Copying LaserDiscs To DVD?
SBECK asks: "Now that DVD writers are on the market (and are actually becoming affordable), I've been thinking of getting one with the hopes of 'backing up' all my LaserDiscs. I've got quite a collection of LaserDiscs and would like to make sure that I'll always be able to play them in case LaserDiscs go the way of the betamax and I'm not able to replace my LaserDisc player. So, I get a huge hard disk, a video capture card, a DVD RAM, and some software to MPEG encode the video. Am I going to be able to burn a DVD with approximately the same video quality as the original laserdisc? Will I have any problems creating a DVD that I can then play in any standard DVD player? Any suggestions on hardware/software combinations? Any gotchas I should know about?"
You will most likely loose some quality in the LD->DVD translation, but not enough to be seriously worried about.
You need to be careful with the DVD-RAM disks. Many DVD players won't read them. This will hopefully change in the future.
You might have some problems creating a correctly formatted DVD disk, but I think that some people have been working on that problem.
I mean, worst case, you'll have an MPEG-2 video stream that you have to view on your computer until the digital video market stabilizes. Still beats having nothing if your Laserdisk deck dies.
Gentoo Sucks
Check out this website... and especially the FAQ section...
It should answer most questions. It's liable to cost upwards of $10,000 (probably more like $15,000) to purchase all the hardware and software to take your LDs and transfer them to DVDs.
Laserdisc players are not gone yet -- maybe it's cheaper to get a couple backup players and forget the transfers?

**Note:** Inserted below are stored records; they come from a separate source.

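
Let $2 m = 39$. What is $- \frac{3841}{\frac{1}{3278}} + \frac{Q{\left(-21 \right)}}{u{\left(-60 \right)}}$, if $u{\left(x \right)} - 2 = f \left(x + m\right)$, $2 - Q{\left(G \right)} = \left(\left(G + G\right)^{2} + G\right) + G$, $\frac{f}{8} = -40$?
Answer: $- \frac{81600962698}{6481} \approx -1.2591 \cdot 10^{7}$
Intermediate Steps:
$m = \frac{39}{2}$ ($m = \frac{1}{2} \cdot 39 = \frac{39}{2} \approx 19.5$)
$f = -320$ ($f = 8 \left(-40\right) = -320$)
$Q{\left(G \right)} = 2 - 4 G^{2} - 2 G$ ($Q{\left(G \right)} = 2 - \left(\left(\left(G + G\right)^{2} + G\right) + G\right) = 2 - \left(\left(\left(2 G\right)^{2} + G\right) + G\right) = 2 - \left(\left(4 G^{2} + G\right) + G\right) = 2 - \left(\left(G + 4 G^{2}\right) + G\right) = 2 - \left(2 G + 4 G^{2}\right) = 2 - 4 G^{2} - 2 G$)
$u{\left(x \right)} = -6238 - 320 x$ ($u{\left(x \right)} = 2 - 320 \left(x + \frac{39}{2}\right) = 2 - 320 \left(\frac{39}{2} + x\right) = 2 - \left(6240 + 320 x\right) = -6238 - 320 x$)
$- \frac{3841}{\frac{1}{3278}} + \frac{Q{\left(-21 \right)}}{u{\left(-60 \right)}} = - \frac{3841}{\frac{1}{3278}} + \frac{2 - 4 \left(-21\right)^{2} - -42}{-6238 - -19200} = - 3841 \frac{1}{\frac{1}{3278}} + \frac{2 - 1764 + 42}{-6238 + 19200} = \left(-3841\right) 3278 + \frac{2 - 1764 + 42}{12962} = -12590798 - \frac{860}{6481} = - \frac{81600962698}{6481}$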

The Pioneer DVL-919 is an excellent combo player.... streets for ~$1,000.
-sid
Okay, I realized this isn't going to be particularly helpful, but . . . . .
With the time, trouble, and effort this is going to take, wouldn't you be better off just rebuying the movies on DVD? DVD prices are also coming down, and you get extra features (okay, some are lame, but many are worth the money).
You didn't mention how many LaserDiscs you have, so I can't do a breakdown on the price of the equipment you're planning on getting vs replacing your collection on DVDs -- you've probably already done this and been happy with the results. But the equipment you mentioned is probably going to run you about $1,000, even at the new "affordable" prices -- that's about 40 to 50 movies on DVD, which (on top of the money) is about 80 to 100 hours out of your life, minimum.
Cool idea, but is it really worth it?
Quotes from A Man for All Seasons
It may be more trouble than it's worth...
But good luck getting the Criterion LD of BladeRunner in DVD format...
Worldcom - Generation Duh!
Reason is the Path to God - Anon
What you will want to use is a DVD-R system, not a DVD-RAM drive. From what I understand, they use different media (the DVD-R has a higher density), and can be played back on normal DVD players.
However, they aren't cheap. About a year back they hovered at around $10,000. Today you should be able to get one (a cheap one) for around $8000. I have no idea how much media costs, or where you can get it.
I also don't know how these devices handle region encoding, CSS, etc - whether they force you to use one region (probably), or if you can select the region/use CSS/macrovision (maybe on high end models).
If you can get the money together on this, and buy the equipment, you might be able to set up a niche business of doing LD backups. Return the LD and DVD-R back to the client - there shouldn't be any legal hassles (consult an IP lawyer, most definitely). You might be able to make your backups, and gain your investment back as well.
Worldcom - Generation Duh!
Reason is the Path to God - Anon
Since you'll have to re-encode to MPEG-2 to put the contents of a laserdisc onto DVD, it probably won't make a huge difference if you just capture from a component out on an LD player, rather than attempting to scan the contents of the LD bit-by-bit.
Then its no more difficult to put the contents of an LD on a DVD than it is to put the contents of any other video/film medium.
Ideally, you'd either want to take the component out of an LD player and put it straight into a hardware MPEG-2 encoder, or capture at full-res, uncompressed with audio to a big RAID array before software encoding the resulting frames to MPEG-2.
Either way, its going to cost you a lot of money, so unless youve got an extensive library of laserdiscs you really badly need on DVD, i just plain wouldn't bother.
I gots ta ding a ding dang my dang a long ling long
Trivially compressed full-frame PAL/NTSC video uses over 10MB (thats MegaBytes) per second.
There are very few single drives that can handle a sustained 10MB/s of data being written to them, hence the need for RAID arrays.
Most broadcast houses use expensive Discreet/SGI equipment with big, fast RAID arrays to handle uncompressed footage.
You might think you can do the same job with a BT848 card and a US$200 ATA-100 drive, but if you need to to work, work properly, and keep working for more than a few minutes at a time, you quickly learn you need to spend the cash to get quality results.
Sure, the cost-of-entry for high quality desktop video is dropping like a stone, but ripping uncompressed video to hard disks is not something you can do without additional hardware and very fast disk subsystems.